How to Earn a Promotion
Sometimes the new challenges you need are inside the building
By Elijah Thomas
So, your current job has become rote and unsatisfying. Or maybe you’d like to make some more money. Perhaps your professional development has lost momentum. You don’t necessarily have to look elsewhere. A promotion at your current place of employment might actually address all of those workplace issues.
WHY IT MAKES SENSE
New challenges, bigger paychecks and growing influences in the office are just some of the reasons why a promotion might make more sense. You also don’t have to pack up and move. At the same time, you have a history with the company, so the hiring manager is already intimately familiar with your abilities and work habits. You may be able to negotiate specific perks that a new hire might not be able to secure. They might not even know to ask.
WHY IT CAN BE DIFFICULT
Moving up in the company affords you all of the benefits of a job change without having to begin again in an unfamiliar setting. But it’s not always easy to climb the proverbial corporate ladder. In fact, according to one CNBC survey, around 40% of American workers said they don’t feel confident in their opportunity to advance in one CNBC survey. Their familiarity with you and your work can be a huge strength, as long as you have been a high performer. That’s why a majority of the respondents to the CNBC survey also said they felt like they could secure the promotion, if ever given the chance.

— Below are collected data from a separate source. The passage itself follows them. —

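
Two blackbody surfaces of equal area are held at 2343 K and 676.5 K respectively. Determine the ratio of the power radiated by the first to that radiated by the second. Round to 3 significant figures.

With equal areas, P₁/P₂ = (T₁/T₂)⁴ = (2343/676.5)⁴ = 144.

P₁/P₂ ≈ 144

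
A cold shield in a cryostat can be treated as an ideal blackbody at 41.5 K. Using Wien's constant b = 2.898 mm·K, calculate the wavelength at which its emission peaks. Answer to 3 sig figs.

Wien's displacement law: λ_max = b/T = (2.898×10⁻³ m·K)/(41.5 K) = 6.983×10⁻⁵ m.
That is 69.8 μm, in the infrared range.

λ_max ≈ 69.8 μm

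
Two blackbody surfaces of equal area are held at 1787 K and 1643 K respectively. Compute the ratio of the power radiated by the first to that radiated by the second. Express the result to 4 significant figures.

P₁/P₂ ≈ 1.399

With equal areas, P₁/P₂ = (T₁/T₂)⁴ = (1787/1643)⁴ = 1.399.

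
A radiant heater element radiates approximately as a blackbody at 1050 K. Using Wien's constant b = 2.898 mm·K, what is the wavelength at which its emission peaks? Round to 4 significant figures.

λ_max ≈ 2760 nm

Wien's displacement law: λ_max = b/T = (2.898×10⁻³ m·K)/(1050 K) = 2.7600×10⁻⁶ m.
That is 2760 nm, in the infrared range.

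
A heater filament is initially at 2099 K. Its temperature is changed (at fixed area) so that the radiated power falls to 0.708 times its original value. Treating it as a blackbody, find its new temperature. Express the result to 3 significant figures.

P ∝ T⁴, so T₂/T₁ = (P₂/P₁)^(1/4) = (0.708)^(1/4) = 0.917293.
T₂ = 2099 × 0.917293 = 1.93×10³ K.

T₂ ≈ 1.93×10³ K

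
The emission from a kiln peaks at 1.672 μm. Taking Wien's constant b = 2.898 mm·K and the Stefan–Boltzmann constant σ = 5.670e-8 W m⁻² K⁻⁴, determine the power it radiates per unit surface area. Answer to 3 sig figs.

I ≈ 5.12×10⁵ W/m²

Wien's law: T = b/λ_max = 2.898×10⁻³/1.672×10⁻⁶ = 1733.25 K.
Then I = σT⁴ = 5.670×10⁻⁸×(1733.25)⁴ = 5.12×10⁵ W/m².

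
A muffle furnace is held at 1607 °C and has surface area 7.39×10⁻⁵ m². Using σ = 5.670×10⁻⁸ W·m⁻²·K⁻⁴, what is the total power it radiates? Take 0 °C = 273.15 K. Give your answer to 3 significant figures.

P ≈ 52.4 W

T = 1607 °C + 273.15 = 1880.15 K.
Area A = 7.39×10⁻⁵ m².
P = σAT⁴ = 5.670×10⁻⁸ × 7.39×10⁻⁵ × (1880.15)⁴ = 52.4 W.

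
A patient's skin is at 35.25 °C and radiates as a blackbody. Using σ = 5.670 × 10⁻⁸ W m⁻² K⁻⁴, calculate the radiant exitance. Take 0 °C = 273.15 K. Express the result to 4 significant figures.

I ≈ 512.9 W/m²

T = 35.25 °C + 273.15 = 308.40 K.
Stefan–Boltzmann: I = σT⁴ = 5.670×10⁻⁸ × (308.40)⁴ = 512.9 W/m².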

You’ll need to arrive with a history of success, including successfully achieving goals like staying on budget or meeting all quotas. If you haven’t been meeting these basic expectations, it’s not the right time to ask for a promotion. Focus instead on consistent results. In the meantime, start taking on more responsibilities around the office, including helping out with coworker projects or mentoring a newer hire. A solid work ethic and this willingness to help further company goals will help bolster your candidacy.
MAKING YOUR PITCH
Simply asking for a promotion is no guarantee. Be prepared to present your individual case, carefully balancing confidence with a sense of craving new challenges. Be prepared to ask informed questions about the new role, while crafting answers that address the job’s special requirements.